AgentKit 1.0 Evals Harness: Building Regression-Safe Agent CI ultimately resolves into one engineering question: when do you use the OpenAI Realtime API versus an async pipeline? Realtime wins on latency for live calls. Async wins on cost, retries, and structured tool reliability for callbacks and SMS flows. Most teams need both, and the routing layer between them becomes the most load-bearing piece of the stack.
Production AI agents live or die on three loops: evals, retries, and handoff state. CallSphere runs 37 agents across 6 verticals, each with its own eval suite — synthetic call transcripts replayed nightly with assertion checks on extracted entities (date, time, party size, insurance, address). Without that loop, prompt regressions ship silently and you only find out when bookings drop.
Structured tools beat free-form text every time. Our 90+ function tools all enforce JSON schemas validated server-side; if the model hallucinates an integer where a string is required, we retry with a corrective system message before falling back to a deterministic path.
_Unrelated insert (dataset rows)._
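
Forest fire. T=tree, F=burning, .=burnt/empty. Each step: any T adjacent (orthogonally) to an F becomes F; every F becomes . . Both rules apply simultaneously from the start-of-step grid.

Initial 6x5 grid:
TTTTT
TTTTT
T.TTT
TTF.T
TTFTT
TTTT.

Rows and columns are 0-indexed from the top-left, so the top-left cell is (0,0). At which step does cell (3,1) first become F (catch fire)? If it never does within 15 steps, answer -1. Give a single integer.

Step 1: cell (3,1)='F' (+5 fires, +2 burnt)
  -> target ignites at step 1
Step 2: cell (3,1)='.' (+7 fires, +5 burnt)
Step 3: cell (3,1)='.' (+7 fires, +7 burnt)
Step 4: cell (3,1)='.' (+4 fires, +7 burnt)
Step 5: cell (3,1)='.' (+2 fires, +4 burnt)
Step 6: cell (3,1)='.' (+0 fires, +2 burnt)
  fire out at step 6

1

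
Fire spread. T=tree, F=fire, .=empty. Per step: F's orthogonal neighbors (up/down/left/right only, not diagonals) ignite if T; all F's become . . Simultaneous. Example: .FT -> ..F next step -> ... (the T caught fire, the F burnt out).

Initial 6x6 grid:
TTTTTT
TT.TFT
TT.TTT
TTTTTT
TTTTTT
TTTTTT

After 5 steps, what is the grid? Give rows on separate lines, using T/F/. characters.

Step 1: 4 trees catch fire, 1 burn out
  TTTTFT
  TT.F.F
  TT.TFT
  TTTTTT
  TTTTTT
  TTTTTT
Step 2: 5 trees catch fire, 4 burn out
  TTTF.F
  TT....
  TT.F.F
  TTTTFT
  TTTTTT
  TTTTTT
Step 3: 4 trees catch fire, 5 burn out
  TTF...
  TT....
  TT....
  TTTF.F
  TTTTFT
  TTTTTT
Step 4: 5 trees catch fire, 4 burn out
  TF....
  TT....
  TT....
  TTF...
  TTTF.F
  TTTTFT
Step 5: 6 trees catch fire, 5 burn out
  F.....
  TF....
  TT....
  TF....
  TTF...
  TTTF.F

F.....
TF....
TT....
TF....
TTF...
TTTF.F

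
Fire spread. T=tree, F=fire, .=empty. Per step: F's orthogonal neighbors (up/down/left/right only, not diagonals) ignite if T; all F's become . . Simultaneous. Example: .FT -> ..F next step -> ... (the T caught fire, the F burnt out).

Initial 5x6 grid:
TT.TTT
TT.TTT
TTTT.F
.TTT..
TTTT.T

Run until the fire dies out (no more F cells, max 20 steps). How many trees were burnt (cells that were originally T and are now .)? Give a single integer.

Answer: 21

Derivation:
Step 1: +1 fires, +1 burnt (F count now 1)
Step 2: +2 fires, +1 burnt (F count now 2)
Step 3: +2 fires, +2 burnt (F count now 2)
Step 4: +2 fires, +2 burnt (F count now 2)
Step 5: +2 fires, +2 burnt (F count now 2)
Step 6: +3 fires, +2 burnt (F count now 3)
Step 7: +4 fires, +3 burnt (F count now 4)
Step 8: +3 fires, +4 burnt (F count now 3)
Step 9: +2 fires, +3 burnt (F count now 2)
Step 10: +0 fires, +2 burnt (F count now 0)
Fire out after step 10
Initially T: 22, now '.': 29
Total burnt (originally-T cells now '.'): 21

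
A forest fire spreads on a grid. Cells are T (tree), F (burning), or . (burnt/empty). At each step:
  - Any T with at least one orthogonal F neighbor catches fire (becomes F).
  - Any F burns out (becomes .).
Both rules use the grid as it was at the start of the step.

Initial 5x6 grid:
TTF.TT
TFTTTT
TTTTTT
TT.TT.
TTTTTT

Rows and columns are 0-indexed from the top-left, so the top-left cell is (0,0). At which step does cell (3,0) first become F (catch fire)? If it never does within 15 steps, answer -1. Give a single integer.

Step 1: cell (3,0)='T' (+4 fires, +2 burnt)
Step 2: cell (3,0)='T' (+5 fires, +4 burnt)
Step 3: cell (3,0)='F' (+4 fires, +5 burnt)
  -> target ignites at step 3
Step 4: cell (3,0)='.' (+6 fires, +4 burnt)
Step 5: cell (3,0)='.' (+4 fires, +6 burnt)
Step 6: cell (3,0)='.' (+1 fires, +4 burnt)
Step 7: cell (3,0)='.' (+1 fires, +1 burnt)
Step 8: cell (3,0)='.' (+0 fires, +1 burnt)
  fire out at step 8

3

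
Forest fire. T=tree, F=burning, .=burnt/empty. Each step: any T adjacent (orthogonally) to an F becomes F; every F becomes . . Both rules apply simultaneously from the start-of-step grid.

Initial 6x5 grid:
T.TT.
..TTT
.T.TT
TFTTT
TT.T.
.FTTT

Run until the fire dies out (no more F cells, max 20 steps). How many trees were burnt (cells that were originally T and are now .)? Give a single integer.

Answer: 18

Derivation:
Step 1: +5 fires, +2 burnt (F count now 5)
Step 2: +3 fires, +5 burnt (F count now 3)
Step 3: +4 fires, +3 burnt (F count now 4)
Step 4: +2 fires, +4 burnt (F count now 2)
Step 5: +3 fires, +2 burnt (F count now 3)
Step 6: +1 fires, +3 burnt (F count now 1)
Step 7: +0 fires, +1 burnt (F count now 0)
Fire out after step 7
Initially T: 19, now '.': 29
Total burnt (originally-T cells now '.'): 18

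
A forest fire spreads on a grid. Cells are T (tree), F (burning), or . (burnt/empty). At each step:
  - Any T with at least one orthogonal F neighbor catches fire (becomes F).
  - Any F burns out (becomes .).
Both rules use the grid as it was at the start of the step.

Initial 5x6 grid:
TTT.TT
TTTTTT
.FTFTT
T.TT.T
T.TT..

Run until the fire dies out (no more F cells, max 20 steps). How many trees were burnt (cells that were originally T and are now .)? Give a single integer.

Step 1: +5 fires, +2 burnt (F count now 5)
Step 2: +7 fires, +5 burnt (F count now 7)
Step 3: +6 fires, +7 burnt (F count now 6)
Step 4: +1 fires, +6 burnt (F count now 1)
Step 5: +0 fires, +1 burnt (F count now 0)
Fire out after step 5
Initially T: 21, now '.': 28
Total burnt (originally-T cells now '.'): 19

Answer: 19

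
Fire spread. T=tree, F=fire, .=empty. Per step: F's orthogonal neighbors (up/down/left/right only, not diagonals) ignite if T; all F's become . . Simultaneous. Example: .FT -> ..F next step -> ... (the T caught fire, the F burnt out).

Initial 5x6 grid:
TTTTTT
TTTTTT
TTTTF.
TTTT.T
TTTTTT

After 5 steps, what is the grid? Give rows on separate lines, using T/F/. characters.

Step 1: 2 trees catch fire, 1 burn out
  TTTTTT
  TTTTFT
  TTTF..
  TTTT.T
  TTTTTT
Step 2: 5 trees catch fire, 2 burn out
  TTTTFT
  TTTF.F
  TTF...
  TTTF.T
  TTTTTT
Step 3: 6 trees catch fire, 5 burn out
  TTTF.F
  TTF...
  TF....
  TTF..T
  TTTFTT
Step 4: 6 trees catch fire, 6 burn out
  TTF...
  TF....
  F.....
  TF...T
  TTF.FT
Step 5: 5 trees catch fire, 6 burn out
  TF....
  F.....
  ......
  F....T
  TF...F

TF....
F.....
......
F....T
TF...F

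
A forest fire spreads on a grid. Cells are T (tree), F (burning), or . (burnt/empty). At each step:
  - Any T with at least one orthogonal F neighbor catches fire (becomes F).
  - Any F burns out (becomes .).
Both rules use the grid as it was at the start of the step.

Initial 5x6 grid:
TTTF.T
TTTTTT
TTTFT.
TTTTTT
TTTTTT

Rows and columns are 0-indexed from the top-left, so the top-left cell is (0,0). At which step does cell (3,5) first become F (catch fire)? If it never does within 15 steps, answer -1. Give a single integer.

Step 1: cell (3,5)='T' (+5 fires, +2 burnt)
Step 2: cell (3,5)='T' (+7 fires, +5 burnt)
Step 3: cell (3,5)='F' (+8 fires, +7 burnt)
  -> target ignites at step 3
Step 4: cell (3,5)='.' (+5 fires, +8 burnt)
Step 5: cell (3,5)='.' (+1 fires, +5 burnt)
Step 6: cell (3,5)='.' (+0 fires, +1 burnt)
  fire out at step 6

3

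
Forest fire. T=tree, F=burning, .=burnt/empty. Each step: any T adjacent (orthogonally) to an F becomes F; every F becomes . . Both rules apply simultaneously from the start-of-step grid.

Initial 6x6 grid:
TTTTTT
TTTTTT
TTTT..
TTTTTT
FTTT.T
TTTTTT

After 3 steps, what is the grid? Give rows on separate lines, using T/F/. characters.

Step 1: 3 trees catch fire, 1 burn out
  TTTTTT
  TTTTTT
  TTTT..
  FTTTTT
  .FTT.T
  FTTTTT
Step 2: 4 trees catch fire, 3 burn out
  TTTTTT
  TTTTTT
  FTTT..
  .FTTTT
  ..FT.T
  .FTTTT
Step 3: 5 trees catch fire, 4 burn out
  TTTTTT
  FTTTTT
  .FTT..
  ..FTTT
  ...F.T
  ..FTTT

TTTTTT
FTTTTT
.FTT..
..FTTT
...F.T
..FTTT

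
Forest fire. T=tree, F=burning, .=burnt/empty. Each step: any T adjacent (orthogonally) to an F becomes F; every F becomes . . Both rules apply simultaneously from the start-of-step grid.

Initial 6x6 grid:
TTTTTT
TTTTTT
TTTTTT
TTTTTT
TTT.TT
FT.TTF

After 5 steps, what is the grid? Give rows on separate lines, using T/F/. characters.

Step 1: 4 trees catch fire, 2 burn out
  TTTTTT
  TTTTTT
  TTTTTT
  TTTTTT
  FTT.TF
  .F.TF.
Step 2: 5 trees catch fire, 4 burn out
  TTTTTT
  TTTTTT
  TTTTTT
  FTTTTF
  .FT.F.
  ...F..
Step 3: 5 trees catch fire, 5 burn out
  TTTTTT
  TTTTTT
  FTTTTF
  .FTTF.
  ..F...
  ......
Step 4: 6 trees catch fire, 5 burn out
  TTTTTT
  FTTTTF
  .FTTF.
  ..FF..
  ......
  ......
Step 5: 6 trees catch fire, 6 burn out
  FTTTTF
  .FTTF.
  ..FF..
  ......
  ......
  ......

FTTTTF
.FTTF.
..FF..
......
......
......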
For long-running flows, we treat agent handoffs as a state machine — booking → confirmation → SMS — so context survives turn boundaries.
The Realtime API vs. async decision usually comes down to "is the user holding the phone right now?" If yes, Realtime; if no (callback queue, after-hours voicemail), async wins on cost-per-conversation, which we track per agent in 115+ database tables spanning all 6 verticals.
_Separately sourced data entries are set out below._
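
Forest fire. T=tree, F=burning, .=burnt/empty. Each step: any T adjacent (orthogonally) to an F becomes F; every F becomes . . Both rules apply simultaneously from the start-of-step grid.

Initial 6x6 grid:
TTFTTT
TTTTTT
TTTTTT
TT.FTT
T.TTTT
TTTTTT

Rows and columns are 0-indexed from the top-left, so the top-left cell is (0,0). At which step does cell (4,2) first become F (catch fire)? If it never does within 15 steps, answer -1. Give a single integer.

Step 1: cell (4,2)='T' (+6 fires, +2 burnt)
Step 2: cell (4,2)='F' (+10 fires, +6 burnt)
  -> target ignites at step 2
Step 3: cell (4,2)='.' (+8 fires, +10 burnt)
Step 4: cell (4,2)='.' (+5 fires, +8 burnt)
Step 5: cell (4,2)='.' (+2 fires, +5 burnt)
Step 6: cell (4,2)='.' (+1 fires, +2 burnt)
Step 7: cell (4,2)='.' (+0 fires, +1 burnt)
  fire out at step 7

2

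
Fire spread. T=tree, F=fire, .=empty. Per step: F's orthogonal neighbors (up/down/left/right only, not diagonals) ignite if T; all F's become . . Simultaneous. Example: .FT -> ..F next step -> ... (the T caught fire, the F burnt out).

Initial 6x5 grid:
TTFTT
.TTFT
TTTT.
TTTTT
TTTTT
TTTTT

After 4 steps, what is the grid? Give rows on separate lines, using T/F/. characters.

Step 1: 5 trees catch fire, 2 burn out
  TF.FT
  .TF.F
  TTTF.
  TTTTT
  TTTTT
  TTTTT
Step 2: 5 trees catch fire, 5 burn out
  F...F
  .F...
  TTF..
  TTTFT
  TTTTT
  TTTTT
Step 3: 4 trees catch fire, 5 burn out
  .....
  .....
  TF...
  TTF.F
  TTTFT
  TTTTT
Step 4: 5 trees catch fire, 4 burn out
  .....
  .....
  F....
  TF...
  TTF.F
  TTTFT

.....
.....
F....
TF...
TTF.F
TTTFT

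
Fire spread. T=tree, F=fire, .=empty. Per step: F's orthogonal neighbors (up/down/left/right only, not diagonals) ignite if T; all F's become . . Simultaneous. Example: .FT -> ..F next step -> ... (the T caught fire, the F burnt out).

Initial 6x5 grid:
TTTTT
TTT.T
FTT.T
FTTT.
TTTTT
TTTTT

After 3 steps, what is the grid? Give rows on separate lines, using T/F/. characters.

Step 1: 4 trees catch fire, 2 burn out
  TTTTT
  FTT.T
  .FT.T
  .FTT.
  FTTTT
  TTTTT
Step 2: 6 trees catch fire, 4 burn out
  FTTTT
  .FT.T
  ..F.T
  ..FT.
  .FTTT
  FTTTT
Step 3: 5 trees catch fire, 6 burn out
  .FTTT
  ..F.T
  ....T
  ...F.
  ..FTT
  .FTTT

.FTTT
..F.T
....T
...F.
..FTT
.FTTT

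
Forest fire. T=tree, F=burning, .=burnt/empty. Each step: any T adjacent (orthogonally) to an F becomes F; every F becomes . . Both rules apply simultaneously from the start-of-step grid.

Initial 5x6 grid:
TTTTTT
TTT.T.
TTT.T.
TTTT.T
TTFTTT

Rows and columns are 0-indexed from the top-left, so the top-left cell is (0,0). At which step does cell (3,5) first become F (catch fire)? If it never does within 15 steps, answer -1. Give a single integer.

Step 1: cell (3,5)='T' (+3 fires, +1 burnt)
Step 2: cell (3,5)='T' (+5 fires, +3 burnt)
Step 3: cell (3,5)='T' (+4 fires, +5 burnt)
Step 4: cell (3,5)='F' (+4 fires, +4 burnt)
  -> target ignites at step 4
Step 5: cell (3,5)='.' (+3 fires, +4 burnt)
Step 6: cell (3,5)='.' (+2 fires, +3 burnt)
Step 7: cell (3,5)='.' (+2 fires, +2 burnt)
Step 8: cell (3,5)='.' (+1 fires, +2 burnt)
Step 9: cell (3,5)='.' (+0 fires, +1 burnt)
  fire out at step 9

4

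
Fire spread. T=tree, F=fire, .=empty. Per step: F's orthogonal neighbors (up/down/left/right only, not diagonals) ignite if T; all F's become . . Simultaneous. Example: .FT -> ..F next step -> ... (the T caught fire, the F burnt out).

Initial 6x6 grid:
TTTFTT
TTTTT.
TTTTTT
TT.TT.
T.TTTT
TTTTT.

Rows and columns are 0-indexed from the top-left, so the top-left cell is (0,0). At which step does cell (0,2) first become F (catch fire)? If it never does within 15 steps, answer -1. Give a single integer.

Step 1: cell (0,2)='F' (+3 fires, +1 burnt)
  -> target ignites at step 1
Step 2: cell (0,2)='.' (+5 fires, +3 burnt)
Step 3: cell (0,2)='.' (+5 fires, +5 burnt)
Step 4: cell (0,2)='.' (+5 fires, +5 burnt)
Step 5: cell (0,2)='.' (+5 fires, +5 burnt)
Step 6: cell (0,2)='.' (+4 fires, +5 burnt)
Step 7: cell (0,2)='.' (+2 fires, +4 burnt)
Step 8: cell (0,2)='.' (+1 fires, +2 burnt)
Step 9: cell (0,2)='.' (+0 fires, +1 burnt)
  fire out at step 9

1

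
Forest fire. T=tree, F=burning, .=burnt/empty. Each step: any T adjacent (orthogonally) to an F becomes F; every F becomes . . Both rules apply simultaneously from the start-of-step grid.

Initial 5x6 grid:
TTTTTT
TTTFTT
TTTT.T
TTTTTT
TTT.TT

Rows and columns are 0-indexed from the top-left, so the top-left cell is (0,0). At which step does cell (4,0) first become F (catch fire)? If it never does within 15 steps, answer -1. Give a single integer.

Step 1: cell (4,0)='T' (+4 fires, +1 burnt)
Step 2: cell (4,0)='T' (+6 fires, +4 burnt)
Step 3: cell (4,0)='T' (+7 fires, +6 burnt)
Step 4: cell (4,0)='T' (+6 fires, +7 burnt)
Step 5: cell (4,0)='T' (+3 fires, +6 burnt)
Step 6: cell (4,0)='F' (+1 fires, +3 burnt)
  -> target ignites at step 6
Step 7: cell (4,0)='.' (+0 fires, +1 burnt)
  fire out at step 7

6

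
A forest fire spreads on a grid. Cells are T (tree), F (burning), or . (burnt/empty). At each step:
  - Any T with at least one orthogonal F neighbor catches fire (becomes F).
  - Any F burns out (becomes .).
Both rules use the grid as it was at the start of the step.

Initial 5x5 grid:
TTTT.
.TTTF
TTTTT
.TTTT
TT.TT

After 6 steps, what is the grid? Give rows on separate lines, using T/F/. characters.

Step 1: 2 trees catch fire, 1 burn out
  TTTT.
  .TTF.
  TTTTF
  .TTTT
  TT.TT
Step 2: 4 trees catch fire, 2 burn out
  TTTF.
  .TF..
  TTTF.
  .TTTF
  TT.TT
Step 3: 5 trees catch fire, 4 burn out
  TTF..
  .F...
  TTF..
  .TTF.
  TT.TF
Step 4: 4 trees catch fire, 5 burn out
  TF...
  .....
  TF...
  .TF..
  TT.F.
Step 5: 3 trees catch fire, 4 burn out
  F....
  .....
  F....
  .F...
  TT...
Step 6: 1 trees catch fire, 3 burn out
  .....
  .....
  .....
  .....
  TF...

.....
.....
.....
.....
TF...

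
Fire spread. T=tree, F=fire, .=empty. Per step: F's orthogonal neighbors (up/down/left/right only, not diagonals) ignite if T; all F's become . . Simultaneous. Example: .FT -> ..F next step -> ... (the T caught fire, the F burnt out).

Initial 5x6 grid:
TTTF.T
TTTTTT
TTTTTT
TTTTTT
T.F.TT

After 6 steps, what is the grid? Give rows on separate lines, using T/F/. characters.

Step 1: 3 trees catch fire, 2 burn out
  TTF..T
  TTTFTT
  TTTTTT
  TTFTTT
  T...TT
Step 2: 7 trees catch fire, 3 burn out
  TF...T
  TTF.FT
  TTFFTT
  TF.FTT
  T...TT
Step 3: 7 trees catch fire, 7 burn out
  F....T
  TF...F
  TF..FT
  F...FT
  T...TT
Step 4: 7 trees catch fire, 7 burn out
  .....F
  F.....
  F....F
  .....F
  F...FT
Step 5: 1 trees catch fire, 7 burn out
  ......
  ......
  ......
  ......
  .....F
Step 6: 0 trees catch fire, 1 burn out
  ......
  ......
  ......
  ......
  ......

......
......
......
......
......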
Why does agentkit 1.0 evals harness: building regression-safe agent ci matter for revenue, not just engineering? 57+ languages are supported out of the box, and the platform is HIPAA and SOC 2 aligned, which removes most of the procurement friction in regulated verticals. For a topic like "AgentKit 1.0 Evals Harness: Building Regression-Safe Agent CI", that means you're not starting from scratch — you're configuring an agent template that's already been hardened across thousands of conversations.
What are the most common mistakes teams make on day one? Day one is integration mapping (scheduler, CRM, messaging) and prompt tuning against your top 20 real call transcripts. Day two through five is shadow-mode running, where the agent transcribes and recommends but a human still answers, so you can compare side-by-side. Go-live is the moment your eval pass-rate clears your internal bar.
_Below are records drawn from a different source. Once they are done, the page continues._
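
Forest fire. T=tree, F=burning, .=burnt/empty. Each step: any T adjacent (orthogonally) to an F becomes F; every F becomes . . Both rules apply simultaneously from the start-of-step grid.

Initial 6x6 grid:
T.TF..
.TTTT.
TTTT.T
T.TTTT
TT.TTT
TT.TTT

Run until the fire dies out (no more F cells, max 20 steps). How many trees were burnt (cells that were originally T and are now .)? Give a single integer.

Answer: 25

Derivation:
Step 1: +2 fires, +1 burnt (F count now 2)
Step 2: +3 fires, +2 burnt (F count now 3)
Step 3: +3 fires, +3 burnt (F count now 3)
Step 4: +4 fires, +3 burnt (F count now 4)
Step 5: +4 fires, +4 burnt (F count now 4)
Step 6: +4 fires, +4 burnt (F count now 4)
Step 7: +2 fires, +4 burnt (F count now 2)
Step 8: +2 fires, +2 burnt (F count now 2)
Step 9: +1 fires, +2 burnt (F count now 1)
Step 10: +0 fires, +1 burnt (F count now 0)
Fire out after step 10
Initially T: 26, now '.': 35
Total burnt (originally-T cells now '.'): 25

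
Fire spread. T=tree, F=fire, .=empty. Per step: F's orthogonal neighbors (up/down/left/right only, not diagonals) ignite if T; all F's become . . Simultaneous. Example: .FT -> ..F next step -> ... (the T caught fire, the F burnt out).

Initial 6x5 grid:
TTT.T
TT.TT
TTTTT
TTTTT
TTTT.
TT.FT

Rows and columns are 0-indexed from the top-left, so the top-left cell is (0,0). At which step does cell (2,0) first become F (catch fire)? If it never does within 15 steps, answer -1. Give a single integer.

Step 1: cell (2,0)='T' (+2 fires, +1 burnt)
Step 2: cell (2,0)='T' (+2 fires, +2 burnt)
Step 3: cell (2,0)='T' (+4 fires, +2 burnt)
Step 4: cell (2,0)='T' (+6 fires, +4 burnt)
Step 5: cell (2,0)='T' (+4 fires, +6 burnt)
Step 6: cell (2,0)='F' (+3 fires, +4 burnt)
  -> target ignites at step 6
Step 7: cell (2,0)='.' (+2 fires, +3 burnt)
Step 8: cell (2,0)='.' (+2 fires, +2 burnt)
Step 9: cell (2,0)='.' (+0 fires, +2 burnt)
  fire out at step 9

6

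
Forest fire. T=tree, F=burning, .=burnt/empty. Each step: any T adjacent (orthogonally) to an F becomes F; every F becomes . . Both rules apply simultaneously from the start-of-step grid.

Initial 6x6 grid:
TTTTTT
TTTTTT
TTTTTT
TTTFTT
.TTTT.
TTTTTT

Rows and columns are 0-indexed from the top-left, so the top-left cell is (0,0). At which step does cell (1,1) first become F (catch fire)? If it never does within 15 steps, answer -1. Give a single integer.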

How does CallSphere's stack handle this differently than a generic chatbot? The honest answer: it scales until your tool catalog gets stale. The agent is only as good as the integrations it can actually call, so the operational discipline is keeping schemas, webhooks, and fallback paths green. The platform handles the rest — observability, retries, multi-region routing — without your team owning the GPU layer.
Want to see how this maps to your stack? Book a live walkthrough at calendly.com/sagar-callsphere/new-meeting, or try the vertical-specific demo at urackit.callsphere.tech. 14-day trial, no credit card, pilot live in 3–5 business days.
Written by
Sagar Shankaran· Founder, CallSphere
Sagar Shankaran is the founder of CallSphere, where he builds production AI voice and chat agents deployed across healthcare, hospitality, real estate, and home services. He writes about agentic AI, LLM engineering, and shipping voice agents that handle real calls in production.